Wenn du noch einen Schritt weiter gehen möchtest, kannst du deine Wohnung virtuell mit weiteren Räumen ausstatten und sie zu einem sogenannten „Gedächtnispalast“ erweitern. Diesen Palast kannst du immer wieder virtuell durchlaufen, um Informationen abzurufen. Keine Sorge, dafür brauchst du keine übernatürliche Intelligenz – das konnte dieses Jahr sogar eine Studie belegen. Jeder könne solche „Memotechniken“ lernen, solange man sie konsequent anwende, so Spinath. Allerdings warnt sie, dass diese Methoden nicht unbedingt zu einem tieferen Verständnis führen würden: „Sich etwas zu merken und auswendig zu lernen, funktioniert damit gut – aber dadurch kann man Inhalte nicht automatisch besser verstehen und anwenden.“

4. Lernt zusammen – trotz digitaler Lehre

Auch wenn die Pandemie gemeinsames Lernen deutlich erschwert hat, rät Spinath, mit Kommiliton*innen zusammen zu lernen: Das könne positive Emotionen hervorrufen, den Ehrgeiz aktivieren und die aktive Auseinandersetzung mit dem Lernstoff fördern. „Durch den Austausch werden Fragen anders gestellt, als wenn man ausschließlich allein arbeitet. Außerdem fallen einem gemeinsam oft Wissenslücken besser auf,“ sagt Spinath. Also: Bilde eine digitale Lerngruppe mit Kommiliton*innen, mit denen du dich regelmäßig triffst – wenn auch nur per Videoanruf. Wenn euch gegenseitiges Abfragen zu viel Druck bedeutet, ist es schon hilfreich, gemeinsam über den Lernstoff zu reden.

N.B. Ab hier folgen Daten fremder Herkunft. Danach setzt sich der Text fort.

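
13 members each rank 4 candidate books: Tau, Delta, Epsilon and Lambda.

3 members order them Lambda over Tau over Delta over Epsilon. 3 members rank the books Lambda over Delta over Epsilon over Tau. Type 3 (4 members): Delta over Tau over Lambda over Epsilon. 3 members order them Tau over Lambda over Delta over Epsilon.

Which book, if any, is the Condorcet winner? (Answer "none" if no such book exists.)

Check each pair by majority over 13 ballots:
Tau vs Delta: Tau preferred on 3+3 = 6 ballots; Delta wins 7–6.
Tau vs Epsilon: Tau preferred on 3+4+3 = 10 ballots; Tau wins 10–3.
Tau vs Lambda: 7 to 6, Tau.
Delta vs Epsilon: 3+3+4+3 = 13 for Delta, 0 for Epsilon — Delta by 13–0.
Delta vs Lambda: Delta is ranked higher on 4 ballots, Lambda on 9. Lambda wins 9–4.
Epsilon vs Lambda: Epsilon is ranked higher on 0 ballots, Lambda on 13. Lambda wins 13–0.
No book is unbeaten: Tau loses to Delta; Delta loses to Lambda; Epsilon loses to Tau; Lambda loses to Tau. In particular Tau beats Lambda beats Delta beats Tau is a majority cycle — no Condorcet winner exists.

none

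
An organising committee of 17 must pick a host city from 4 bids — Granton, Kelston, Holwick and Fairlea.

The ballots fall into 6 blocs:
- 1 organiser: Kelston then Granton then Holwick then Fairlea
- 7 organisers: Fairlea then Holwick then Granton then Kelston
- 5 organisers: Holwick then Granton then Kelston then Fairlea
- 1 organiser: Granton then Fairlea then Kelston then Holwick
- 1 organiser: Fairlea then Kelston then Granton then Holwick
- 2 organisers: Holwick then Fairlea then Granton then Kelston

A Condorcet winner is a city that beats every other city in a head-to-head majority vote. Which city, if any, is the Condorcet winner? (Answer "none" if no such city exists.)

Fairlea

Head-to-head results (17 organisers):
Granton–Kelston: Granton 15–2.
Granton vs Holwick: Holwick wins 14–3.
Granton–Fairlea: Fairlea 10–7.
Kelston–Holwick: Holwick 14–3.
Kelston vs Fairlea: Fairlea, 11–6.
Holwick vs Fairlea: Fairlea, 9–8.
Fairlea beats each of Granton, Kelston, Holwick — Fairlea is the Condorcet winner.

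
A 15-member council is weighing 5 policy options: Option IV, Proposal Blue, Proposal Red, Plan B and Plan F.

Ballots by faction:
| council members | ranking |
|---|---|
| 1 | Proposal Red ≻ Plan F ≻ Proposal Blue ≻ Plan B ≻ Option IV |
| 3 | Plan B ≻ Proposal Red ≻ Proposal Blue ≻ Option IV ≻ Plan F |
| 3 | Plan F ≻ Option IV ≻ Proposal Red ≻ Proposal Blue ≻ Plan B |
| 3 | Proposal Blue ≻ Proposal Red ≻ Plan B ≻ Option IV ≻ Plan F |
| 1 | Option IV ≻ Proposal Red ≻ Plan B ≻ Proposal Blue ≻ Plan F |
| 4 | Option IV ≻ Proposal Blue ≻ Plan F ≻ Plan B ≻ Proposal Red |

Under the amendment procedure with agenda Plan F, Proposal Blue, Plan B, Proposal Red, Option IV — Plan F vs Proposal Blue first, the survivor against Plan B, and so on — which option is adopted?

Option IV

Round 1: Plan F vs Proposal Blue — 4–11, Proposal Blue advances.
Round 2: Proposal Blue vs Plan B — 11–4, Proposal Blue advances.
Round 3: Proposal Blue vs Proposal Red — 7–8, Proposal Red advances.
Round 4: Proposal Red vs Option IV — 7–8, Option IV advances.
Option IV survives the agenda.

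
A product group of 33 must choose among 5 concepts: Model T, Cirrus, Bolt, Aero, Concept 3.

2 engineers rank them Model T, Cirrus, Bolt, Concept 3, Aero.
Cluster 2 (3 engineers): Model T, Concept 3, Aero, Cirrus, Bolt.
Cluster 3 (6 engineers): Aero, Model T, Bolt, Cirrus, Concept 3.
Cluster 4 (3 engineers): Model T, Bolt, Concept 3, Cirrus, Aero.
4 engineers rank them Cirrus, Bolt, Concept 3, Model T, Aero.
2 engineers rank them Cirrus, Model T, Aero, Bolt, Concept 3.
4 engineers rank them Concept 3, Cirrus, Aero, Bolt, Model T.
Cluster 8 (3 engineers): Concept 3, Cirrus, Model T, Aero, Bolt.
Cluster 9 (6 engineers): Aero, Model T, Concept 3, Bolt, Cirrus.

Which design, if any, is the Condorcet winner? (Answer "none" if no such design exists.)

Model T

Check each pair by majority over 33 ballots:
Model T–Cirrus: Model T 20–13.
Model T vs Bolt: 25 for Model T, 8 for Bolt — Model T by 25–8.
Model T vs Aero: 2+3+3+4+2+3 = 17 for Model T, 16 for Aero — Model T by 17–16.
Model T vs Concept 3: 22 to 11, Model T.
Cirrus vs Bolt: Cirrus, 18–15.
Cirrus vs Aero: 2+3+4+2+4+3 = 18 for Cirrus, 15 for Aero — Cirrus by 18–15.
Cirrus–Concept 3: Concept 3 19–14.
Bolt vs Aero: Aero wins 24–9.
Bolt vs Concept 3: Bolt is ranked higher on 2+6+3+4+2 = 17 ballots, Concept 3 on 16. Bolt wins 17–16.
Aero vs Concept 3: Aero is ranked higher on 6+2+6 = 14 ballots, Concept 3 on 19. Concept 3 wins 19–14.
Model T defeats every rival head-to-head and is the Condorcet winner.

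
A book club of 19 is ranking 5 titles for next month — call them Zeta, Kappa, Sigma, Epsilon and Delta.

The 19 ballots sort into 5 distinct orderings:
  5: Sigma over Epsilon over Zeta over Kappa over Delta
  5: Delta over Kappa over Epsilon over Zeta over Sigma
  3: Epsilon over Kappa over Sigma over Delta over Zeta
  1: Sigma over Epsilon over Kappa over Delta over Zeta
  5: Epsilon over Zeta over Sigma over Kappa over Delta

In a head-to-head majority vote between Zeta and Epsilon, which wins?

Epsilon

No ballot ranks Zeta above Epsilon: 0.
Ballots ranking Epsilon above Zeta: 19 − 0 = 19.
Epsilon wins the head-to-head 19–0.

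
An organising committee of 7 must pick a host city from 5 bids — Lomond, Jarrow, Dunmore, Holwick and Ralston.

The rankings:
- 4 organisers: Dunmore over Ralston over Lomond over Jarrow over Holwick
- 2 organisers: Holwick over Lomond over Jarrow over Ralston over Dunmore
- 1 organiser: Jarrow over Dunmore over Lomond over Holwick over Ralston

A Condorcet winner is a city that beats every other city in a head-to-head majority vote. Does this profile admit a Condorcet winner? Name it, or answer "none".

Check each pair by majority over 7 ballots:
Lomond–Jarrow: Lomond 6–1.
Lomond vs Dunmore: Dunmore, 5–2.
Lomond vs Holwick: Lomond, 5–2.
Lomond vs Ralston: Ralston wins 4–3.
Jarrow–Dunmore: Dunmore 4–3.
Jarrow vs Holwick: 5 to 2, Jarrow.
Jarrow vs Ralston: 3 to 4, Ralston.
Dunmore vs Holwick: 5 to 2, Dunmore.
Dunmore vs Ralston: 4+1 = 5 for Dunmore, 2 for Ralston — Dunmore by 5–2.
Holwick vs Ralston: Holwick is ranked higher on 2+1 = 3 ballots, Ralston on 4. Ralston wins 4–3.
Dunmore defeats every rival head-to-head and is the Condorcet winner.

Dunmore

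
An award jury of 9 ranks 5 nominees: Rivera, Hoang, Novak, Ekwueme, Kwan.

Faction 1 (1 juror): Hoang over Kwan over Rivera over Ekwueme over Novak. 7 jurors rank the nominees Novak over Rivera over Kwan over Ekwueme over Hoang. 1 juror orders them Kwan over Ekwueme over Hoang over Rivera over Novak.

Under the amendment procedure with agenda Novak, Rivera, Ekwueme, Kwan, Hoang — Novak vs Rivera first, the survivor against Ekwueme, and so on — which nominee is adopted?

Novak

Round 1: Novak vs Rivera — 7–2, Novak advances.
Round 2: Novak vs Ekwueme — 7–2, Novak advances.
Round 3: Novak vs Kwan — 7–2, Novak advances.
Round 4: Novak vs Hoang — 7–2, Novak advances.
The agenda winner is Novak.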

5. Gutes Zeitmanagement gegen Prokrastinieren

„Fang früh genug an!“, ist immer leichter gesagt als getan. Allgemein rät Spinath, sich realistische Lernziele zu setzen, indem man das eigene Lernverhalten reflektiert und sich nicht zu viel auf einmal vornimmt: „Wann steht der Aufwand, den ich betreibe, in einer guten Relation zum Nutzen, den ich davon habe?“ Auch wenn dir nur noch wenig Zeit bis zu deiner Prüfung bleibt, kannst du deine tägliche Lernzeit gut einteilen, um nicht wegen des Berges an Lernstoff zu verzweifeln. Hier kann zum Beispiel die Pomodoro-Methode helfen, bei der du in kurzen Lernblöcken arbeitest. Erst schreibst du dir Lernziele auf, die du innerhalb von zwei Stunden erreichen kannst. Auf 25 Minuten Lernen folgen immer fünf Minuten Pause, bis du die zwei Stunden erreichst. Auf Youtube gibt es jede Menge Pomodoro-Videos, die du nebenbei laufen lassen kannst – dann musst du dir nicht jedes Mal erneut einen Wecker stellen. 

6. Vergiss die Idee von Lerntypen – fokussiere dich auf Prüfungstypen

Visuell, auditiv, kommunikativ – all diese Lerntypen, von denen oft gesprochen wird, seien laut Spinath stark überbewertet. „Es gibt bestimmte Methoden, die für alle funktionieren können, auch wenn es vielleicht kleine individuelle Unterschiede gibt“, sagt Spinath. Wichtiger sei es, die Lernmethode der Prüfung anzupassen. „Durch die Pandemie gibt es viel mehr Open-Book-Prüfungen, bei denen man Inhalte nachschlagen darf. Da macht es keinen Sinn, einfache Wissensinhalte wie für Multiple-Choice-Klausuren auswendig zu lernen.“ Nichtsdestotrotz müsse man für diese Prüfungen lernen, denn es werde vor allem das Verständnis geprüft, so Spinath. Dafür würden Active-Recall-Methoden gut funktionieren, Gedächtnistechniken wie die Loci-Methode aber eher weniger.